Про него рассказывают, что он съедает режиссеров, как ребенок – конфеты. Не знаю, потому что никогда на этих пиршествах не присутствовал. Но подозреваю, что это вполне может быть, потому что нутро Гафта не терпит никакой диктатуры, кроме диктатуры таланта.

Не так давно Российский канал показал потрясающую беседу Екатерины Уфимцевой с Олегом Табаковым. Показал очень поздно, видимо, надеясь, что такого класса разговор все равно услышат. Ироничный Олег Павлович говорил о Гафте только сугубо с нежностью, и глаза у большого артиста влажнели при этом как-то очень искренне.

И я в своем полуночном сознании пытался совместить того нежного, ранимого человека, о котором говорил Табаков, с тем строгим, жестким Гафтом, которого видел я и о котором рассказывали мне многие его коллеги.

Совместилось на удивление хорошо.
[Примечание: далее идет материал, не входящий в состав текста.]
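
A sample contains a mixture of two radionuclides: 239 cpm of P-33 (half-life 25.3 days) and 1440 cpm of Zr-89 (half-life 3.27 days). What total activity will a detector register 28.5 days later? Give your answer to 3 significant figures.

113 cpm

P-33: 239 × (1/2)^(28.5/25.3) = 239 × (1/2)^1.1265 ≈ 109.47 cpm.
Zr-89: 1440 × (1/2)^(28.5/3.27) = 1440 × (1/2)^8.7156 ≈ 3.4254 cpm.
Total = 109.47 + 3.4254 ≈ 112.89 cpm.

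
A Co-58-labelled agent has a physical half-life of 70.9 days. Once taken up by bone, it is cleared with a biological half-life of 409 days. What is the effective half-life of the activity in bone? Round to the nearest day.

60 days

1/t_eff = 1/t_phys + 1/t_biol = 1/70.9 + 1/409 = 0.016549 per day.
t_eff = 70.9 × 409 / (70.9 + 409) ≈ 60.425 days.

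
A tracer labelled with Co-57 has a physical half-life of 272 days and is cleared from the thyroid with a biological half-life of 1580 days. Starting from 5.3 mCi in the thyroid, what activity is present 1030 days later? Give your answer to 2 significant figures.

1/t_eff = 1/t_phys + 1/t_biol = 1/272 + 1/1580 = 0.0043094 per day.
t_eff = 272 × 1580 / (272 + 1580) ≈ 232.05 days.
Remaining = 5.3 × (1/2)^(1030/232.05) = 5.3 × (1/2)^4.4387 ≈ 0.2444 mCi.

0.24 mCi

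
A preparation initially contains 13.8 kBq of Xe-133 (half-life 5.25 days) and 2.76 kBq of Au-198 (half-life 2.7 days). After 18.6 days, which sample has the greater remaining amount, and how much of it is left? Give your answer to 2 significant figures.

Xe-133, 1.2 kBq

Xe-133: 13.8 × (1/2)^3.5429 ≈ 1.1841 kBq.
Au-198: 2.76 × (1/2)^6.8889 ≈ 0.023289 kBq.
Xe-133 has more remaining, at ≈ 1.1841 kBq.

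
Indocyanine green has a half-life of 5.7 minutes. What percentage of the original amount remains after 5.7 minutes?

50%

n = 5.7/5.7 ≈ 1 half-life.
Fraction remaining = (1/2)^1 ≈ 0.5, i.e. 50%.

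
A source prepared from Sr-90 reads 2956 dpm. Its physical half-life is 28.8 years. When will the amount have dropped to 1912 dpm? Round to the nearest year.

Fraction remaining = 1912/2956 ≈ 0.64682.
n = log₂(2956/1912) = ln(1.546)/ln 2 ≈ 0.62856 half-lives.
t = n × t½ = 0.62856 × 28.8 ≈ 18.103 years.

18 years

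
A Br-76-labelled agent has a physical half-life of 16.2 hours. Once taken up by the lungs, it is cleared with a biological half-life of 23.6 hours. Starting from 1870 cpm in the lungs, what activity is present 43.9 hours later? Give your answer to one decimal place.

1/t_eff = 1/t_phys + 1/t_biol = 1/16.2 + 1/23.6 = 0.1041 per hour.
t_eff = 16.2 × 23.6 / (16.2 + 23.6) ≈ 9.606 hours.
Remaining = 1870 × (1/2)^(43.9/9.606) = 1870 × (1/2)^4.57 ≈ 78.726 cpm.

78.7 cpm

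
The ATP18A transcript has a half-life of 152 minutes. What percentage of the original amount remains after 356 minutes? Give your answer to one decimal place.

19.7%

n = 356/152 ≈ 2.3421 half-lives.
Fraction remaining = (1/2)^2.3421 ≈ 0.19722, i.e. 19.722%.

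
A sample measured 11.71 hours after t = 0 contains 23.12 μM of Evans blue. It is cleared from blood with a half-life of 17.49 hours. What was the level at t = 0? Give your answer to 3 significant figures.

Number of half-lives elapsed: n = 11.71/17.49 ≈ 0.66953.
A₀ = A × 2^n = 23.12 × 2^0.66953 = 23.12 × 1.5905 ≈ 36.774 μM.

36.8 μM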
Потому что достаточно было вспомнить его роли, чтобы понять: он играет всегда именно про это – про сочетание несочетаемого в одном человеке.
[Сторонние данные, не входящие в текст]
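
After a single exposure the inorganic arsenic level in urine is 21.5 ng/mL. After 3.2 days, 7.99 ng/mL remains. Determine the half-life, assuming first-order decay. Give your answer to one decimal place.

2.2 days

A/A₀ = 7.99/21.5 ≈ 0.37163.
n = log₂(2.6909) ≈ 1.4281 half-lives elapsed in 3.2 days.
t½ = 3.2/1.4281 ≈ 2.2408 days.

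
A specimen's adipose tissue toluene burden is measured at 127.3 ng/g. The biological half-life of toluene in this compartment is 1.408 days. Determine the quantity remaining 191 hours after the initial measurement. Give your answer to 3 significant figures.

Convert the elapsed time: 191 hours = 7.95833 days.
Number of half-lives: n = 7.95833/1.408 ≈ 5.6522.
Remaining = 127.3 × (1/2)^5.6522 = 127.3 × 0.019884 ≈ 2.5313 ng/g.

2.53 ng/g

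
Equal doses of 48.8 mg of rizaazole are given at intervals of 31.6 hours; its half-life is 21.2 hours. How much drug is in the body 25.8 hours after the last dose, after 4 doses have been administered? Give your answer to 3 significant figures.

32.1 mg

The 4 doses were given 120.6, 89, 57.4, 25.8 hours ago.
Total = 48.8·(1/2)^(120.6/21.2) + 48.8·(1/2)^(89/21.2) + 48.8·(1/2)^(57.4/21.2) + 48.8·(1/2)^(25.8/21.2)
      = 0.94614 + 2.6587 + 7.4708 + 20.993 ≈ 32.068 mg.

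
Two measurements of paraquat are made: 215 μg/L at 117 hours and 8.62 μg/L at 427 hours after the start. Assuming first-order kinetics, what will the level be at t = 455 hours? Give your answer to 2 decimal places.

Over Δt = 427 − 117 = 310 hours, the level fell by a factor of 215/8.62 ≈ 24.942.
n = log₂(24.942) ≈ 4.6405 half-lives, so t½ = 310/4.6405 ≈ 66.803 hours.
From t = 427 to t = 455: 8.62 × (1/2)^((455−427)/66.803) ≈ 6.4466 μg/L.

6.45 μg/L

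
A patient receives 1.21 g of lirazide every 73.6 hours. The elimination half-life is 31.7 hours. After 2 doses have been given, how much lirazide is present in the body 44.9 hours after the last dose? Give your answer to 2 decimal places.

The 2 doses were given 118.5, 44.9 hours ago.
Total = 1.21·(1/2)^(118.5/31.7) + 1.21·(1/2)^(44.9/31.7)
      = 0.090674 + 0.45332 ≈ 0.54399 g.

0.54 g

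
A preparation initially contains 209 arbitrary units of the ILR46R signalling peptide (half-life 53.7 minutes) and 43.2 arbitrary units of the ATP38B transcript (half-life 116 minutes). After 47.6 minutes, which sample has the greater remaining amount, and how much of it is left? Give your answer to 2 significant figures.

ILR46R signalling peptide, 110 arbitrary units

ILR46R signalling peptide: 209 × (1/2)^0.88641 ≈ 113.06 arbitrary units.
ATP38B transcript: 43.2 × (1/2)^0.41034 ≈ 32.506 arbitrary units.
ILR46R signalling peptide has more remaining, at ≈ 113.06 arbitrary units.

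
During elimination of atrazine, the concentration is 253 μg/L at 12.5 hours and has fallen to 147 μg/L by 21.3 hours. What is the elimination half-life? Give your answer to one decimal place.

11.2 hours

Over Δt = 21.3 − 12.5 = 8.8 hours, the level fell by a factor of 253/147 ≈ 1.7211.
n = log₂(1.7211) ≈ 0.78332 half-lives, so t½ = 8.8/0.78332 ≈ 11.234 hours.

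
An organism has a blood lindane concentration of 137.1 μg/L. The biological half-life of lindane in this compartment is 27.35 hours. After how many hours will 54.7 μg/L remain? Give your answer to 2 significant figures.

36 hours

Fraction remaining = 54.7/137.1 ≈ 0.39898.
n = log₂(137.1/54.7) = ln(2.5064)/ln 2 ≈ 1.3256 half-lives.
t = n × t½ = 1.3256 × 27.35 ≈ 36.256 hours.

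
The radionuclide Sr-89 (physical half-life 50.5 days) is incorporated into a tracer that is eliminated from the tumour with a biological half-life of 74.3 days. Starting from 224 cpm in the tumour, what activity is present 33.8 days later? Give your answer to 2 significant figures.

100 cpm

1/t_eff = 1/t_phys + 1/t_biol = 1/50.5 + 1/74.3 = 0.033261 per day.
t_eff = 50.5 × 74.3 / (50.5 + 74.3) ≈ 30.065 days.
Remaining = 224 × (1/2)^(33.8/30.065) = 224 × (1/2)^1.1242 ≈ 102.76 cpm.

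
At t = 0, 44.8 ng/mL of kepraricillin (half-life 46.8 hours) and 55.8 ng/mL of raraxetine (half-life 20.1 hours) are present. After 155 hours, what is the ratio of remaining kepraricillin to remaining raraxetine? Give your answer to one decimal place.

kepraricillin: 44.8 × (1/2)^(155/46.8) = 44.8 × (1/2)^3.312 ≈ 4.511 ng/mL.
raraxetine: 55.8 × (1/2)^(155/20.1) = 55.8 × (1/2)^7.7114 ≈ 0.26623 ng/mL.
Ratio ≈ 4.511 / 0.26623 ≈ 16.944.

16.9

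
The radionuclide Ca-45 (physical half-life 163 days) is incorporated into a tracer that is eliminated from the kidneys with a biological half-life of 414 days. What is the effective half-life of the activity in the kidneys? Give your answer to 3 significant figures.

117 days

1/t_eff = 1/t_phys + 1/t_biol = 1/163 + 1/414 = 0.0085504 per day.
t_eff = 163 × 414 / (163 + 414) ≈ 116.95 days.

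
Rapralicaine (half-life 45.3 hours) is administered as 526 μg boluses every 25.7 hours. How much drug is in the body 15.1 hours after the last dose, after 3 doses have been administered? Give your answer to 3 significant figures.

889 μg

The 3 doses were given 66.5, 40.8, 15.1 hours ago.
Total = 526·(1/2)^(66.5/45.3) + 526·(1/2)^(40.8/45.3) + 526·(1/2)^(15.1/45.3)
      = 190.14 + 281.75 + 417.49 ≈ 889.37 μg.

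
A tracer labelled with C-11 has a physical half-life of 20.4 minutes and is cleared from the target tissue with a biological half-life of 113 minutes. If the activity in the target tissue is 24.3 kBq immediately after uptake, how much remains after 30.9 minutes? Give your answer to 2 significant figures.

7.0 kBq

1/t_eff = 1/t_phys + 1/t_biol = 1/20.4 + 1/113 = 0.057869 per minute.
t_eff = 20.4 × 113 / (20.4 + 113) ≈ 17.28 minutes.
Remaining = 24.3 × (1/2)^(30.9/17.28) = 24.3 × (1/2)^1.7882 ≈ 7.0359 kBq.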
Гафт – лучший Вершинин, которого я видел. Волчек не ради имени назначила его на эту роль. Кажется, только Гафт в состоянии сыграть нежность, страсть, усталость и предельную самоуглубленность, как нынче принято говорить, в одном флаконе.
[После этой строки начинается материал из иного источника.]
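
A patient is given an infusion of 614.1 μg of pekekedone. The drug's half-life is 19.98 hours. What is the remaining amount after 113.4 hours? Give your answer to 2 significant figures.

12 μg

Number of half-lives: n = 113.4/19.98 ≈ 5.6757.
Remaining = 614.1 × (1/2)^5.6757 = 614.1 × 0.019564 ≈ 12.014 μg.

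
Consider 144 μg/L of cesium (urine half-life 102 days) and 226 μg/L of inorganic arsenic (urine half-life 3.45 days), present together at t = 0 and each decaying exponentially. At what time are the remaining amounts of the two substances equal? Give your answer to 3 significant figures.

Set 144·(1/2)^(t/102) = 226·(1/2)^(t/3.45).
Taking log₂: log₂(144/226) = t·(1/102 − 1/3.45).
log₂(0.63717) = -0.65025; 1/102 − 1/3.45 = -0.28005.
t = -0.65025 / -0.28005 ≈ 2.3219 days.

2.32 days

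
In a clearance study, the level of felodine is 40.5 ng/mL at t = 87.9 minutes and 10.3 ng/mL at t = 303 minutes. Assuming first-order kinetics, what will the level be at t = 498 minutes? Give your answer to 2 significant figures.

Over Δt = 303 − 87.9 = 215.1 minutes, the level fell by a factor of 40.5/10.3 ≈ 3.932.
n = log₂(3.932) ≈ 1.9753 half-lives, so t½ = 215.1/1.9753 ≈ 108.9 minutes.
From t = 303 to t = 498: 10.3 × (1/2)^((498−303)/108.9) ≈ 2.977 ng/mL.

3.0 ng/mL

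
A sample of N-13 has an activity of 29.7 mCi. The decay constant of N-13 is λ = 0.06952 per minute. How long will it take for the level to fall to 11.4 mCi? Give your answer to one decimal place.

13.8 minutes

t½ = ln 2 / λ = 0.69315 / 0.06952 ≈ 9.9705 minutes.
Fraction remaining = 11.4/29.7 ≈ 0.38384.
n = log₂(29.7/11.4) = ln(2.6053)/ln 2 ≈ 1.3814 half-lives.
t = n × t½ = 1.3814 × 9.9705 ≈ 13.773 minutes.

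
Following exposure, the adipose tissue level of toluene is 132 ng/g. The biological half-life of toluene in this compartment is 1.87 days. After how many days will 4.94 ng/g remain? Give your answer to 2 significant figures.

8.9 days

Fraction remaining = 4.94/132 ≈ 0.037424.
n = log₂(132/4.94) = ln(26.721)/ln 2 ≈ 4.7399 half-lives.
t = n × t½ = 4.7399 × 1.87 ≈ 8.8636 days.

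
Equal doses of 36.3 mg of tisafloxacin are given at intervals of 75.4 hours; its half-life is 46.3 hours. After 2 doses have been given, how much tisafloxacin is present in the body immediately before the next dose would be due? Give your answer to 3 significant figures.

15.5 mg

The 2 doses were given 150.8, 75.4 hours ago.
Total = 36.3·(1/2)^(150.8/46.3) + 36.3·(1/2)^(75.4/46.3)
      = 3.797 + 11.74 ≈ 15.537 mg.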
Гафт – самый невероятный из виданных мною Городничих. Его Городничий – человек не просто смешной, но страдающий. Кто может сыграть гоголевского персонажа исповедально? Гафт. Он (не без помощи – не забудем – Валерия Фокина) рассказал нам историю про то, как человек мелкий и незначительный может обмануть человека крупного и значительного. Гафт играет в этом очень смешном спектакле не сатиру – он играет боль.

Свободолюбивый Гафт не случайно в «Современнике» аж с 1969 года. Больше тридцати пяти лет. Он работает в «Современнике» дольше, чем во всех иных театрах вместе взятых. Роли перечислять не буду – здесь вам не справочник. Важно другое: проходных не было. Статичных не было. Пустых, неинтересных людей Гафт не играл никогда.

В кино он может играть лирических современников или вовсе не лирического вора. Он может быть бравым полковником или совсем не бравым хозяином свалки. (Кстати, как правило, Гафт играет без сложного грима, и такие разные персонажи имеют одно – его – лицо). На самом деле он может быть кем угодно. Он умеет петь и замечательно двигаться. Единственное, пожалуй, чего он никогда не сможет сыграть (и слава богу), – это человека плоского, неинтересного, одномерного.

Потому что как только Валентин Гафт появляется на экране или на сцене, ты сразу понимаешь: у этого человека что-то не так, этого человека что-то мучает. Человек зависимой (в том числе и от драматурга) профессии, он как-то умудряется нести свою собственную, свою личную боль.

А вы говорите: сложный характер! Но с чего, простите, ему быть легким у такого артиста? Как правило, «легкий» – говорят про того человека, у которого характера нет вовсе. Про Гафта так не говорят. Вот, например, всеми виданная эксцентрическая публицистическая комедия «Гараж». Чего мы ее сейчас-то все смотрим, когда проблемы кооперативов воспринимаются как далекое прошлое? А потому, мне кажется, что Рязанов сумел снять эксцентрическую комедию про живых, узнаваемых людей. Там не маски и символы действуют, а реальные, иногда даже страдающие люди. И герой Гафта среди них – главный. Вот вам, пожалуйста, комедия из комедий, а характер есть и даже судьба.

Все тот же Григорий Горин (который отчего-то после своей смерти вспоминается все чаще) заметил: «Я болен Гафтом неизлечимо».